Unlike in Burn, Lightning Bolt is typically used to remove creatures so your goblins are able to get through for damage. Since the beginning of Modern, Lightning Bolt has been the gold standard for all removal. Don’t play less than four copies.

Most likely you’ve noticed that Cavern of Souls is missing. Currently Cavern of Souls is about $40. I wouldn’t run more than two in this list since it can’t cast Lightning Bolt or Goblin Grenade. If you have a bigger budget or want to improve the list in the future, I’d recommend adding a fourth Goblin Guide and up to two copies of Cavern of Souls.

Currently I’m running nineteen lands, which with testing seems like the right number. I have a single Teetering Peaks, which is a card that I’ve always been a fan of. I wouldn’t run another land that enters the battlefield tapped to avoid awkward hands but Teetering Peaks effect is strong enough to warrant it as a one of in my list. It’s another card that synergizes nicely with Legion Loyalist. I’ve even considered cutting a Mountain for another one drop. Cutting a land is risky since this deck wants to hit land drops on turns one through three to maximize the number of possible plays each turn.
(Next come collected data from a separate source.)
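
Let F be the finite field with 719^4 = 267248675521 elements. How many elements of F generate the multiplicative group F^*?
There are φ(267248675520) = 69712601088 primitive elements

F_q^* is cyclic of order q - 1 = 267248675520. A cyclic group of order m has exactly φ(m) generators. Here m = 267248675520 = 2^6 · 3^2 · 5 · 53 · 359 · 4877, so the number of primitive elements is φ(267248675520) = 69712601088.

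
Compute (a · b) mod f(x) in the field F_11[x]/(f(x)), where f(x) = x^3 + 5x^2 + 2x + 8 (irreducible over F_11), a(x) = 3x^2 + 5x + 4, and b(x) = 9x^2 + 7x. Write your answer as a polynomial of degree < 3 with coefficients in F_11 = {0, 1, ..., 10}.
a · b ≡ 10x^2 + 5x + 2 (mod f(x))

Multiply in F_11[x]: a(x)·b(x) = (3x^2 + 5x + 4)·(9x^2 + 7x) = 5x^4 + 5x^2 + 6x. This has degree ≥ 3, so divide by f(x) over F_11: 5x^4 + 5x^2 + 6x = (5x + 8)·(x^3 + 5x^2 + 2x + 8) + (10x^2 + 5x + 2). Hence a·b ≡ 10x^2 + 5x + 2 (mod f). (F_11[x]/(f) is a field with 11^3 = 1331 elements since f is irreducible of degree 3.)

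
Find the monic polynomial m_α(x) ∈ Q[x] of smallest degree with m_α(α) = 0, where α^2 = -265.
m_α(x) = x^2 + 265

α satisfies α^2 + 265 = 0, so x^2 + 265 annihilates α. Since d = -265 is squarefree and ≠ 1, it is not a perfect square in Q, so x^2 + 265 has no rational root and is therefore irreducible over Q (a degree-2 polynomial over a field is irreducible iff it has no root). Hence m_α(x) = x^2 + 265.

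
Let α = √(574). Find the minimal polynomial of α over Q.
m_α(x) = x^2 - 574

α satisfies α^2 - 574 = 0, so x^2 - 574 annihilates α. Since d = 574 is squarefree and ≠ 1, it is not a perfect square in Q, so x^2 - 574 has no rational root and is therefore irreducible over Q (a degree-2 polynomial over a field is irreducible iff it has no root). Hence m_α(x) = x^2 - 574.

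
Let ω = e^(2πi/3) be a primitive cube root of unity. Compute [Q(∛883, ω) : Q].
[Q(∛883, ω) : Q] = 6

[Q(∛883):Q] = 3 (min poly x^3 - 883, irreducible since 883 is not a perfect cube). [Q(ω):Q] = 2 (min poly x^2 + x + 1). Since Q(∛883) ⊂ R and ω ∉ R, we have ω ∉ Q(∛883), so x^2 + x + 1 remains irreducible over Q(∛883) and [Q(∛883, ω) : Q(∛883)] = 2. By the tower law, [Q(∛883, ω) : Q] = 3 · 2 = 6. (In fact Q(∛883, ω) is the splitting field of x^3 - 883 over Q.)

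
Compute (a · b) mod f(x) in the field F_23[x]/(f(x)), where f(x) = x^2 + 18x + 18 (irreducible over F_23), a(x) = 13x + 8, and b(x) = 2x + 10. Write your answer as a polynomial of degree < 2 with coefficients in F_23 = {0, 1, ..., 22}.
a · b ≡ 3 (mod f(x))

Multiply in F_23[x]: a(x)·b(x) = (13x + 8)·(2x + 10) = 3x^2 + 8x + 11. This has degree ≥ 2, so divide by f(x) over F_23: 3x^2 + 8x + 11 = (3)·(x^2 + 18x + 18) + (3). Hence a·b ≡ 3 (mod f). (F_23[x]/(f) is a field with 23^2 = 529 elements since f is irreducible of degree 2.)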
I hope this has been a good introduction to my budget version of mono red Goblins for Modern. I’m certainly not the only one trying to make Goblins a viable deck for Modern. There is a group on MTG Salvation that is constantly testing multiple versions of the deck and discussing results from small and large events. That’s a great resource if you want to see what others have already tried and are currently trying.

Modern is a great format and there are many budget brews that are even more affordable than most Standard decks and competitive enough for any local Friday Night Magic scene. I’ll be back to discuss more specific metagame strategy, sideboard options and cards that were considered but didn’t make the cut. Thanks for reading. Happy brewing!